How do I know if I need to pay advance tax payments?
You pay advance income tax if your most recent known tax liability exceeded 30,000 CZK. If your tax was between 30,001 and 150,000 CZK, you pay twice a year (40% of the last known tax by 15 June and 15 December). If your tax exceeded 150,000 CZK, you pay quarterly (25% by 15 March, 15 June, 15 September, and 15 December).
Is it worth hiring a tax advisor?
Having a tax advisor prepare an OSVČ tax return typically costs between 3,000 and 8,000 CZK. It's worth it if your situation is more complex — a combination of self-employment and employment income, foreign income, VAT obligations, or if you want to take advantage of the extended filing deadline until 1 July. The advisor also bears responsibility for the accuracy of the return.
Can I be both an employee and self-employed at the same time?
Yes. In that case, your self-employed activity is treated as a secondary activity. Your employment income goes in Appendix 2 (§ 6 of the Income Tax Act) and your self-employment income in Appendix 1 (§ 7 of the Income Tax Act). More favourable secondary-activity rules apply to social insurance contributions (lower minimum advance payments, income threshold).
What is the child tax bonus and how do I get it?
A tax bonus arises when your child tax credit exceeds your calculated tax after applying all other credits. In that case, the government pays you the difference directly into your bank account. The condition is annual income of at least 124,800 CZK. Important: if you claim flat-rate expenses, you cannot receive the tax bonus — the credit can only be applied up to the amount of your tax liability.
Where do I submit the statement for ČSSZ and my health insurance company?
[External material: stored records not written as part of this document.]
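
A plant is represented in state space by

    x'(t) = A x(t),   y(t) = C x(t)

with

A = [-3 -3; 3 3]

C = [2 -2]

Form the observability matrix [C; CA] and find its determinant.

CA = [[-12, -12]]
Observability matrix O = [C; CA] = [[2, -2], [-12, -12]]
det(O) = 2·(-12) - (-2)·(-12) = -24 - 24 = -48
Since det(O) ≠ 0, rank(O) = 2 and the system is completely observable.

-48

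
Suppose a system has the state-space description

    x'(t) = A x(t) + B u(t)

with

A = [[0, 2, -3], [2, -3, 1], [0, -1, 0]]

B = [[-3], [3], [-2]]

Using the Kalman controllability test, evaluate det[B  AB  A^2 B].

AB = [[12], [-17], [-3]]
A^2B = [[-25], [72], [17]]
Controllability matrix C = [B  AB  A^2B] = [[-3, 12, -25], [3, -17, 72], [-2, -3, 17]]
Expanding along the first row, det(C) = (-3)·((-17)·17 - 72·(-3)) - 12·(3·17 - 72·(-2)) + (-25)·(3·(-3) - (-17)·(-2)) = (-3)·(-73) - 12·195 + (-25)·(-43) = -1046
Since det(C) ≠ 0, rank(C) = 3 and the system is completely controllable.

-1046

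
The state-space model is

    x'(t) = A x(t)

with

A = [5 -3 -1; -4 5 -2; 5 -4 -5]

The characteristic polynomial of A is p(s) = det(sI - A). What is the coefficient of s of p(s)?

-40

Expand det(sI - A) for the 3×3 matrix.
p(s) = s^3 - 5s^2 - 40s + 66.
(Check: constant term = det(-A) = (-1)^3 det A = 66; coefficient of s^2 = -tr A = -5.)
The coefficient of s is -40.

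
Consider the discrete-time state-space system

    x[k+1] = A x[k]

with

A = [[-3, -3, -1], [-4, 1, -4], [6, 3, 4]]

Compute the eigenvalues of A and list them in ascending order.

-2, 1, 3

det(zI - A) = z^3 - (tr A)z^2 + (M11 + M22 + M33)z - det A, where Mii is the 2×2 principal minor of A obtained by deleting row i and column i.
tr A = (-3) + 1 + 4 = 2; M11 = 1·4 - (-4)·3 = 4 - (-12) = 16; M22 = (-3)·4 - (-1)·6 = -12 - (-6) = -6; M33 = (-3)·1 - (-3)·(-4) = -3 - 12 = -15; sum of minors = -5.
det A = (-3)·(1·4 - (-4)·3) - (-3)·((-4)·4 - (-4)·6) + (-1)·((-4)·3 - 1·6) = (-3)·16 - (-3)·8 + (-1)·(-18) = -6.
So p(z) = det(zI - A) = z^3 - 2z^2 - 5z + 6.
Rational-root test: any integer root divides 6. Testing small divisors, z = 1 works: p(1) = 1 + (-2) + (-5) + 6 = 0, so (z - 1) is a factor.
Dividing, p(z) = (z - 1)(z^2 - z - 6).
Factor z^2 - z - 6: two numbers with sum 1 and product -6 are 3 and -2, so z^2 - z - 6 = (z - 3)(z + 2).
Hence p(z) = (z - 3) (z - 1) (z + 2), with roots -2, 1, 3.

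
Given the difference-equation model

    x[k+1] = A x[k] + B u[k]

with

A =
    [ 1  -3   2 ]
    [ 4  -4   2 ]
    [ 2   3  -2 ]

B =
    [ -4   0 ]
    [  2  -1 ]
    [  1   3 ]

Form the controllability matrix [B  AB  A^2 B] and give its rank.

AB = [[-8, 9], [-22, 10], [-4, -9]]
A^2B = [[50, -39], [48, -22], [-74, 66]]
Controllability matrix C = [B  AB  A^2B] = [[-4, 0, -8, 9, 50, -39], [2, -1, -22, 10, 48, -22], [1, 3, -4, -9, -74, 66]]
Take the 3×3 submatrix of C formed by columns 1, 2, 3: [[-4, 0, -8], [2, -1, -22], [1, 3, -4]]. Its determinant is (-4)·((-1)·(-4) - (-22)·3) - 0·(2·(-4) - (-22)·1) + (-8)·(2·3 - (-1)·1) = (-4)·70 - 0·14 + (-8)·7 = -336 ≠ 0.
So rank(C) ≥ 3; since C has 3 rows, rank(C) = 3.
rank(C) = 3 = n, so the pair (A, B) is completely controllable.

3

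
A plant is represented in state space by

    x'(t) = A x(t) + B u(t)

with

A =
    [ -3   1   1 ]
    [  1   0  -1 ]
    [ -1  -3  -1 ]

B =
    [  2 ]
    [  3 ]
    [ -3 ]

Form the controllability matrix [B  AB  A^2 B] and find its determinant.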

The ČSSZ statement is submitted electronically at the ČSSZ ePortal. The health insurance statement is submitted through your insurer's online portal — for example VZP, OZP, and others.
Can I correct a return I've already filed?
Yes. If you spot an error, you file a corrective tax return (if the filing deadline has not yet passed) or an additional tax return (after the deadline has passed). An additional return must be filed by the end of the month following the month in which you discovered the error.